Un plus grand nombre de neurones contribue à ralentir le processus de vieillissement du cerveau
L’augmentation du nombre de neurones suffirait-elle à contrer le déclin de la capacité de navigation du cerveau et à ralentir le processus de vieillissement ? La réponse est oui : les vieilles souris dotées d’un plus grand nombre de cellules souches et de neurones ont retrouvé leur capacité perdue à cartographier l’environnement et s’en souviennent plus longtemps, ce qui les rapproche des jeunes souris. Mieux encore, lorsque des cellules souches neurales ont été stimulées dans le cerveau de jeunes souris, les troubles cognitifs ont été retardés et la mémoire a été mieux préservée tout au long de la vie naturelle des animaux.

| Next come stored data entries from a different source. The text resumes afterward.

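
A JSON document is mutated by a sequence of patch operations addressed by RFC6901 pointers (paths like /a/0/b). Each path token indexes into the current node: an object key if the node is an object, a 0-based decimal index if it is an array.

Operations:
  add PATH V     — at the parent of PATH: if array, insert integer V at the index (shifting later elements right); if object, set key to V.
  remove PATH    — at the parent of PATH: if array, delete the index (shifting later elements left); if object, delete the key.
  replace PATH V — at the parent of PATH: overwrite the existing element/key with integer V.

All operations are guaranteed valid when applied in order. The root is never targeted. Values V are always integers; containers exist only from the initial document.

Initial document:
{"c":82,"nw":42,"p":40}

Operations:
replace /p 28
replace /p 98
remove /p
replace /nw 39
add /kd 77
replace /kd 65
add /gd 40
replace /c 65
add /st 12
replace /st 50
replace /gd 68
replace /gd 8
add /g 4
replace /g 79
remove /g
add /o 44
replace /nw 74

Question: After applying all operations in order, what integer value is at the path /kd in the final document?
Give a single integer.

After op 1 (replace /p 28): {"c":82,"nw":42,"p":28}
After op 2 (replace /p 98): {"c":82,"nw":42,"p":98}
After op 3 (remove /p): {"c":82,"nw":42}
After op 4 (replace /nw 39): {"c":82,"nw":39}
After op 5 (add /kd 77): {"c":82,"kd":77,"nw":39}
After op 6 (replace /kd 65): {"c":82,"kd":65,"nw":39}
After op 7 (add /gd 40): {"c":82,"gd":40,"kd":65,"nw":39}
After op 8 (replace /c 65): {"c":65,"gd":40,"kd":65,"nw":39}
After op 9 (add /st 12): {"c":65,"gd":40,"kd":65,"nw":39,"st":12}
After op 10 (replace /st 50): {"c":65,"gd":40,"kd":65,"nw":39,"st":50}
After op 11 (replace /gd 68): {"c":65,"gd":68,"kd":65,"nw":39,"st":50}
After op 12 (replace /gd 8): {"c":65,"gd":8,"kd":65,"nw":39,"st":50}
After op 13 (add /g 4): {"c":65,"g":4,"gd":8,"kd":65,"nw":39,"st":50}
After op 14 (replace /g 79): {"c":65,"g":79,"gd":8,"kd":65,"nw":39,"st":50}
After op 15 (remove /g): {"c":65,"gd":8,"kd":65,"nw":39,"st":50}
After op 16 (add /o 44): {"c":65,"gd":8,"kd":65,"nw":39,"o":44,"st":50}
After op 17 (replace /nw 74): {"c":65,"gd":8,"kd":65,"nw":74,"o":44,"st":50}
Value at /kd: 65

Answer: 65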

Chez les jeunes, une zone du cerveau appelée hippocampe est essentielle pour se souvenir des lieux et des événements, et est également responsable de la création de cartes de nouveaux environnements. En revanche, les personnes âgées utilisent d’autres structures qui sont davantage liées au développement d’habitudes. Il était intéressant de constater que l’ajout de neurones à l’hippocampe de souris âgées leur permettait d’utiliser des stratégies typiques des jeunes animaux. Il ne s’agissait pas seulement de la rapidité avec laquelle elles apprenaient, mais de la différence du processus d’apprentissage lui-même.
L’homme possède également quelques cellules souches dans son cerveau, dont on sait qu’elles diminuent rapidement au cours de la vie. Identifier les causes des déficits cognitifs chez les personnes âgées et les sauver est crucial dans notre société qui vieillit rapidement. Les chercheurs ont pu montrer que les déficiences liées à l’âge peuvent être contrées en privant le cerveau de son potentiel neurogénique endogène, rajeunissant ainsi sa fonction.